Ionizing radiation causes reversible physiological effects in its early stages, but, when prolonged, biological damage is produced as a result of metabolic processes.
Biological radiation damage may be acute or long-term. Acute damage occurs soon (within days or weeks) after exposure to high doses of radiation delivered over a short period of time, and may range from slight and temporary reddening of the skin to dramatic and often lethal syndromes which involve the major body systems. One fatal outcome may be determined by disturbances in the central nervous system, causing cessation of heart activity and paralysis of breathing. Pathological acute effects arise after exposure to doses hundreds of times higher than those likely to be received from environmental contamination, except in major accidents or nuclear warfare.
Continuing after-effects are characteristic long-term exposure to ionizing radiation, since the chain of biochemical and physiological reactions initiated with absorption of radiant energy continues for a long time. Long-term biological damage may be genetic or somatic. Genetic damage affects the germ cells of the irradiated individual, is transmitted to his or her descendants and may not appear for generations, eventually to result in hereditary diseases of various degrees of seriousness. Gene mutations may either be changes in single genes or gross chromosome anomalies which are due to loss, duplication, or rearrangement of chromosomes. Most of the known defects associated with such chromosome anomalies of the sex cells are so severe as to preclude survival of the embryos or reproduction of the children affected. Chronic, long-term exposure to non-lethal doses of ionizing radiation can also cause disturbance of sexual function and of sex-cell production to the point of complete sterility in irradiated organisms.
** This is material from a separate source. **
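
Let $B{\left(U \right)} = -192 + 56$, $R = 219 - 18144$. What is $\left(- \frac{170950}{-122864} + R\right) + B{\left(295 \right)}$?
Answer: $- \frac{1109437877}{61432} \approx -18060.0$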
Somatic damage appears clinically in the irradiated individuals only years after exposure and consists largely of an increased frequency of malignancies (or cancers, mostly leukaemias and tumours of the thyroid and bone), generally decreased longevity, varying according to exposure. All forms of cell damage caused by radiation are indistinguishable from those that occur spontaneously in the general population.
While experiments have made it possible to describe the mutational effects of irradiation, they do not provide adequate evidence (that could be applied to man) regarding the manner or rate with which induced gene mutations would be eliminated from the population, or the proportion of mutations that would have serious consequences. It is not, therefore, possible to assess how many crippled or mentally defective individuals descended from irradiated persons would appear in any generation, and the total number summed over all generations is also highly uncertain. It is reasonably certain that a population which had been irradiated at an intensity sufficient to kill even a few percent of its members would suffer important long-term consequences.
The units of activity of a radioactive substance refers to how many atomic disintegrations are happening each second as it decays. However it tells very little about the biological effects of the substance, because it does not indicate whether the radiation it produces, when the atoms disintegrate, is in the form of alpha, beta or gamma radiation. Each of these affects the body differently.
Irradiated cells disrupt tissues, especially the mucous membranes of the stomach and intestines which leads to disturbance of digestion and absorption, emaciation, body poisoning with the products of cell decomposition (toxaemia), and the penetration of bacteria living in the intestines into the blood (bacteraemia). The lymphatic system is damaged, which leads to a decrease in the leukocytes in the peripheral blood and to a decline in its defensive properties. Manufacture of antibodies falls off, which further weakens the body's defensive forces. The number of red blood cells decreases, which causes disruption of the respiratory function of the blood.